I woke up this morning anxious. I searched my brain for something I'd forgotten to do, but nothing came to mind. I struggled with the fear for a few minutes, not wanting to let it pin me down. The more I fought, the worse it got until it finally dawned on me: my old friend generalized anxiety was paying me a visit (strains of The Sounds of Silence by Simon and Garfunkel softly play in the background – “Hello, darkness, my old friend. . .”). As I Keurig'd my first cup of coffee this morning, I reprimanded myself for letting it get to me. I knew better. I've been working on this for years - this fear of nothing and everything that haunts me some days. It used to haunt me every day, and at one very dark time in my life, all day
The fear waits for me under the bed or in the closet all night. And just when I'm barely conscious, it strikes. I haven't even registered what day it is and I'm suddenly in the fight of my life. I'm throwing punches left and right, and all I seem to be doing is getting deeper into the fear. What if something happens to my kids? Did I pay that speeding ticket and did the tax man find something wrong with my return? Is that weird mole skin cancer? Or worse, what if I never stop feeling this way? My chest is fluttering, making it hard to breath. A thin film of sweat slicks across my palms and upper lip.
POW! Get off me!
Kablam! What if you never get that damn book finished?
Then it dawns on me that I'm shadow boxing, again, and just like that, the fear monster poofs! into a puff of nothingness. The after effects of adrenalin and cortisol do not, however, magically disappear, and I’m left with the metallic aftertaste of coppery fear, and the messy clean up. Once again. *sigh* Why do I let this happen to me? And why did it come back again today? I have been fear-monster-free for several weeks, so what changed? I'm not sure - maybe I haven't exercised enough this week or maybe it was the glass of wine last night or carbs before bedtime, but something triggered the adrenalin and cortisol. Maybe it’s nothing specific, just every day stress catching up with me.
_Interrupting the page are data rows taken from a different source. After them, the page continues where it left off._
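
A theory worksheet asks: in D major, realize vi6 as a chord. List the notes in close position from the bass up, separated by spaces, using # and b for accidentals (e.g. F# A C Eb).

D F# B

The numeral's case and figure indicate a minor triad. In D major its root, the submediant, is B.
That chord is spelled B-D-F#.
With the 6 figure the chord is in first inversion; from the bass D upward in close position it reads D-F#-B.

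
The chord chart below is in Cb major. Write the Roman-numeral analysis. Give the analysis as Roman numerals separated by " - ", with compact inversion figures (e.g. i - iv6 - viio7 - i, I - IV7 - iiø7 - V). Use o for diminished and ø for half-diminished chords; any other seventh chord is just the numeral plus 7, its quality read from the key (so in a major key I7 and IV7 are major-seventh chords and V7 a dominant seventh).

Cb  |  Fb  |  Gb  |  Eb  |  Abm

Cb: major triad on Cb = scale degree 1 → I.
Fb: major triad on Fb = scale degree 4 → IV.
Gb: major triad on Gb = scale degree 5 → V.
Eb is the secondary dominant of vi (major triad on Eb): V/vi.
Abm: minor triad on Ab = scale degree 6 → vi.

I - IV - V - V/vi - vi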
One thing I've figured out over the years, tho', is that while hormones may play a central role in my anxiety, ultimately, I'm the director. It’s up to me to decide what needs to happen so that this movie plays well.
And regardless of what fear pops into my mind, I can't let it take control. Let me say that again: I cannot let it take control. Fear has its purpose, but it shouldn't be in charge. Too often, I have let it lead, because it felt good to be "safe." IF I could build the wall a little higher or add just one more steel bar, then the scary nasties wouldn’t get me. And while I was putting most of my energy into building up and maintaining my fortress, I wasn't writing, or playing with my kids or even just allowing my overworked brain time to do nothing (are you out there Tapeworm?) And when I wake up to what I’m really doing - building a prison - I realize I haven’t prevented anything I was afraid of. My son got hurt on his ATV this winter anyways, and my daughter broke her wrist last Mother's Day riding her bike. And my grandmother died, all the same.
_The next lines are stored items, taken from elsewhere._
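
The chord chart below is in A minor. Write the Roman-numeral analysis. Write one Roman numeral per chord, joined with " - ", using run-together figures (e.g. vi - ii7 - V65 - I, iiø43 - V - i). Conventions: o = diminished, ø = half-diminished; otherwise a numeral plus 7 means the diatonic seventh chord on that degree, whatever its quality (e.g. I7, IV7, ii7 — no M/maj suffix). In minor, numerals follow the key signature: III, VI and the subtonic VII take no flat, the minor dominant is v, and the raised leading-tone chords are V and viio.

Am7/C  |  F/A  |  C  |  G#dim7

Am7/C has root A, degree 1 in A minor, so i65.
F/A: root F is the submediant; major triad there is VI6.
C: major triad on C = scale degree 3 → III.
G#dim7: root G# is the leading tone; fully diminished seventh chord there is viio7.

i65 - VI6 - III - viio7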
As I sip my coffee between deep breaths, I’m practicing letting go. I do what I can to stay on top of my life, and well, the rest I have to let go of. Control was an illusion, anyways. There’s no mental wall big enough to keep all the scary nasties out, whatever they may be. But, what the wall can do is lock me up inside, unable to venture out or take a risk. And THAT is something to be afraid of.